Design plays a key role in Halden’s rehabilitation efforts. „The most important thing is that the prison looks as much like the outside world as possible,“ says Hans Henrik Hoilund, one of the prison’s architects. To avoid an institutional feel, exteriors are not concrete but made of bricks, galvanized steel and larch; the buildings seem to have grown organically from the woodlands. And while there is one obvious symbol of incarceration — a 20-ft. (6 m) concrete security wall along the prison’s perimeter — trees obscure it, and its top has been rounded off, Hoilund says, „so it isn‘t too hostile.“

The cells rival well-appointed college dorm rooms, with their flat-screen TVs and minifridges. Designers chose long vertical windows for the rooms because they let in more sunlight. There are no bars. Every 10 to 12 cells share a living room and kitchen. With their stainless-steel countertops, wraparound sofas and birch-colored coffee tables, they resemble Ikea showrooms.

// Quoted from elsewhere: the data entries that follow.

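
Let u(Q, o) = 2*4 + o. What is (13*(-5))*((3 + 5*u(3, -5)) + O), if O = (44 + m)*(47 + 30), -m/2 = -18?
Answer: -401570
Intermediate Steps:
u(Q, o) = 8 + o
m = 36 (m = -2*(-18) = 36)
O = 6160 (O = (44 + 36)*(47 + 30) = 80*77 = 6160)
(13*(-5))*((3 + 5*u(3, -5)) + O) = (13*(-5))*((3 + 5*(8 - 5)) + 6160) = -65*((3 + 5*3) + 6160) = -65*((3 + 15) + 6160) = -65*(18 + 6160) = -65*6178 = -401570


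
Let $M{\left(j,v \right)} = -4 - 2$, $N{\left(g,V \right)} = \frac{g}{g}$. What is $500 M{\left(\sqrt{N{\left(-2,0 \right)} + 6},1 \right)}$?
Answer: $-3000$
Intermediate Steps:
$N{\left(g,V \right)} = 1$
$M{\left(j,v \right)} = -6$
$500 M{\left(\sqrt{N{\left(-2,0 \right)} + 6},1 \right)} = 500 \left(-6\right) = -3000$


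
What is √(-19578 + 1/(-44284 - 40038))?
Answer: I*√139203489497674/84322 ≈ 139.92*I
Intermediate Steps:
√(-19578 + 1/(-44284 - 40038)) = √(-19578 + 1/(-84322)) = √(-19578 - 1/84322) = √(-1650856117/84322) = I*√139203489497674/84322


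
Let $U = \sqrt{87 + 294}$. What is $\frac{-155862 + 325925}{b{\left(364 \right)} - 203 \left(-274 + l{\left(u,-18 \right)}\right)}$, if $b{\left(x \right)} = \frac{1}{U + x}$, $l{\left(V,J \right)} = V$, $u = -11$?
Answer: $\frac{1299878868492407}{442215505536316} + \frac{170063 \sqrt{381}}{442215505536316} \approx 2.9395$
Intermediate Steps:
$U = \sqrt{381} \approx 19.519$
$b{\left(x \right)} = \frac{1}{x + \sqrt{381}}$ ($b{\left(x \right)} = \frac{1}{\sqrt{381} + x} = \frac{1}{x + \sqrt{381}}$)
$\frac{-155862 + 325925}{b{\left(364 \right)} - 203 \left(-274 + l{\left(u,-18 \right)}\right)} = \frac{-155862 + 325925}{\frac{1}{364 + \sqrt{381}} - 203 \left(-274 - 11\right)} = \frac{170063}{\frac{1}{364 + \sqrt{381}} - -57855} = \frac{170063}{\frac{1}{364 + \sqrt{381}} + 57855} = \frac{170063}{57855 + \frac{1}{364 + \sqrt{381}}}$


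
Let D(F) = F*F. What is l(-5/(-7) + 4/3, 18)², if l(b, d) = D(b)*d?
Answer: 13675204/2401 ≈ 5695.6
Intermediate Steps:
D(F) = F²
l(b, d) = d*b² (l(b, d) = b²*d = d*b²)
l(-5/(-7) + 4/3, 18)² = (18*(-5/(-7) + 4/3)²)² = (18*(-5*(-⅐) + 4*(⅓))²)² = (18*(5/7 + 4/3)²)² = (18*(43/21)²)² = (18*(1849/441))² = (3698/49)² = 13675204/2401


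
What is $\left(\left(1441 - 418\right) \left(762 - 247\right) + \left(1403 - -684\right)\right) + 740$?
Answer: $529672$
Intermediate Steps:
$\left(\left(1441 - 418\right) \left(762 - 247\right) + \left(1403 - -684\right)\right) + 740 = \left(1023 \cdot 515 + \left(1403 + 684\right)\right) + 740 = \left(526845 + 2087\right) + 740 = 528932 + 740 = 529672$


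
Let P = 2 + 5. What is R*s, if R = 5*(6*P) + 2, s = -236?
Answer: -50032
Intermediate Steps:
P = 7
R = 212 (R = 5*(6*7) + 2 = 5*42 + 2 = 210 + 2 = 212)
R*s = 212*(-236) = -50032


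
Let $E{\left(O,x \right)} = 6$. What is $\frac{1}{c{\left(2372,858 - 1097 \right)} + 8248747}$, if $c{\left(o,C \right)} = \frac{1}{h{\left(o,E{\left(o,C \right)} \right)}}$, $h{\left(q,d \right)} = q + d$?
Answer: $\frac{2378}{19615520367} \approx 1.2123 \cdot 10^{-7}$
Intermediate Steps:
$h{\left(q,d \right)} = d + q$
$c{\left(o,C \right)} = \frac{1}{6 + o}$
$\frac{1}{c{\left(2372,858 - 1097 \right)} + 8248747} = \frac{1}{\frac{1}{6 + 2372} + 8248747} = \frac{1}{\frac{1}{2378} + 8248747} = \frac{1}{\frac{19615520367}{2378}} = \frac{2378}{19615520367}$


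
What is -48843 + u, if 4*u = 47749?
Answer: -147623/4 ≈ -36906.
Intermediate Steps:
u = 47749/4 (u = (1/4)*47749 = 47749/4 ≈ 11937.)
-48843 + u = -48843 + 47749/4 = -147623/4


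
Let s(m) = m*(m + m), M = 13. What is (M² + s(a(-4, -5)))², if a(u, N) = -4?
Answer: 40401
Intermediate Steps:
s(m) = 2*m² (s(m) = m*(2*m) = 2*m²)
(M² + s(a(-4, -5)))² = (13² + 2*(-4)²)² = (169 + 2*16)² = (169 + 32)² = 201² = 40401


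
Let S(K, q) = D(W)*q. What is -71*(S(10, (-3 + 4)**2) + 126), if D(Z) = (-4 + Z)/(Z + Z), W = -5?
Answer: -90099/10 ≈ -9009.9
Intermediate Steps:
D(Z) = (-4 + Z)/(2*Z) (D(Z) = (-4 + Z)/((2*Z)) = (-4 + Z)*(1/(2*Z)) = (-4 + Z)/(2*Z))
S(K, q) = 9*q/10 (S(K, q) = ((1/2)*(-4 - 5)/(-5))*q = ((1/2)*(-1/5)*(-9))*q = 9*q/10)
-71*(S(10, (-3 + 4)**2) + 126) = -71*(9*(-3 + 4)**2/10 + 126) = -71*((9/10)*1**2 + 126) = -71*((9/10)*1 + 126) = -71*(9/10 + 126) = -71*1269/10 = -90099/10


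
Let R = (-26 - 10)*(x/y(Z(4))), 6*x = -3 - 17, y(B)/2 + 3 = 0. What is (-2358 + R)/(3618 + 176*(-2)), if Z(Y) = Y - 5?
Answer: -1189/1633 ≈ -0.72811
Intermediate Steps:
Z(Y) = -5 + Y
y(B) = -6 (y(B) = -6 + 2*0 = -6 + 0 = -6)
x = -10/3 (x = (-3 - 17)/6 = (1/6)*(-20) = -10/3 ≈ -3.3333)
R = -20 (R = (-26 - 10)*(-10/3/(-6)) = -(-120)*(-1)/6 = -36*5/9 = -20)
(-2358 + R)/(3618 + 176*(-2)) = (-2358 - 20)/(3618 + 176*(-2)) = -2378/(3618 - 352) = -2378/3266 = -2378*1/3266 = -1189/1633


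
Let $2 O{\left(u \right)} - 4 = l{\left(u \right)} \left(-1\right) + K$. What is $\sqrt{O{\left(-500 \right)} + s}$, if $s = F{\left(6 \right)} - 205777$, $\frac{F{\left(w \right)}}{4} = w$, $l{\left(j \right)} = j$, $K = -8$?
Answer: $i \sqrt{205505} \approx 453.33 i$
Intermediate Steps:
$F{\left(w \right)} = 4 w$
$O{\left(u \right)} = -2 - \frac{u}{2}$ ($O{\left(u \right)} = 2 + \frac{u \left(-1\right) - 8}{2} = 2 + \frac{- u - 8}{2} = 2 + \frac{-8 - u}{2} = 2 - \left(4 + \frac{u}{2}\right) = -2 - \frac{u}{2}$)
$s = -205753$ ($s = 4 \cdot 6 - 205777 = 24 - 205777 = -205753$)
$\sqrt{O{\left(-500 \right)} + s} = \sqrt{\left(-2 - -250\right) - 205753} = \sqrt{\left(-2 + 250\right) - 205753} = \sqrt{248 - 205753} = \sqrt{-205505} = i \sqrt{205505}$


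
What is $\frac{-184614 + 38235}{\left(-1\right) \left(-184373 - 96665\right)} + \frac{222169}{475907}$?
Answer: $- \frac{7224859331}{133747951466} \approx -0.054018$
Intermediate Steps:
$\frac{-184614 + 38235}{\left(-1\right) \left(-184373 - 96665\right)} + \frac{222169}{475907} = - \frac{146379}{\left(-1\right) \left(-184373 - 96665\right)} + 222169 \cdot \frac{1}{475907} = - \frac{146379}{\left(-1\right) \left(-281038\right)} + \frac{222169}{475907} = - \frac{146379}{281038} + \frac{222169}{475907} = - \frac{7224859331}{133747951466}$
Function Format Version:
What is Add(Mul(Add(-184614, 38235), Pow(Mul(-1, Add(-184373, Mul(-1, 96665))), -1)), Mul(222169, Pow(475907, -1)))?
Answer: Rational(-7224859331, 133747951466) ≈ -0.054018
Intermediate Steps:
Add(Mul(Add(-184614, 38235), Pow(Mul(-1, Add(-184373, Mul(-1, 96665))), -1)), Mul(222169, Pow(475907, -1))) = Add(Mul(-146379, Pow(Mul(-1, Add(-184373, -96665)), -1)), Mul(222169, Rational(1, 475907))) = Add(Mul(-146379, Pow(Mul(-1, -281038), -1)), Rational(222169, 475907)) = Add(Mul(-146379, Pow(281038, -1)), Rational(222169, 475907)) = Add(Mul(-146379, Rational(1, 281038)), Rational(222169, 475907)) = Add(Rational(-146379, 281038), Rational(222169, 475907)) = Rational(-7224859331, 133747951466)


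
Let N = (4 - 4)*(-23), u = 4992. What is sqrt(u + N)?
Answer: 8*sqrt(78) ≈ 70.654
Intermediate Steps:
N = 0 (N = 0*(-23) = 0)
sqrt(u + N) = sqrt(4992 + 0) = sqrt(4992) = 8*sqrt(78)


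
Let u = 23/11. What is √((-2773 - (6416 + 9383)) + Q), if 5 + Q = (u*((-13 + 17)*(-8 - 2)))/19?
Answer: I*√811654217/209 ≈ 136.31*I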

Halden’s greatest asset, though, may be the strong relationship between staff and inmates. Prison guards don‘t carry guns — that creates unnecessary intimidation and social distance — and they routinely eat meals and play sports with the inmates. „Many of the prisoners come from bad homes, so we wanted to create a sense of family,“ says architect Per Hojgaard Nielsen. Half the guards are women — Hoidal believes this decreases aggression — and prisoners receive questionnaires asking how their experience in prison can be improved.

There’s plenty of enthusiasm for transforming lives. „None of us were forced to work here. We chose to,“ says Charlott-Renee Sandvik Clasen, a music teacher in the prison and a member of Halden’s security-guard chorus. „Our goal is to give all the prisoners — we call them our pupils — a meaningful life inside these walls.“ It’s warmth like that, not the expensive television sets, that will likely have the most lasting impact.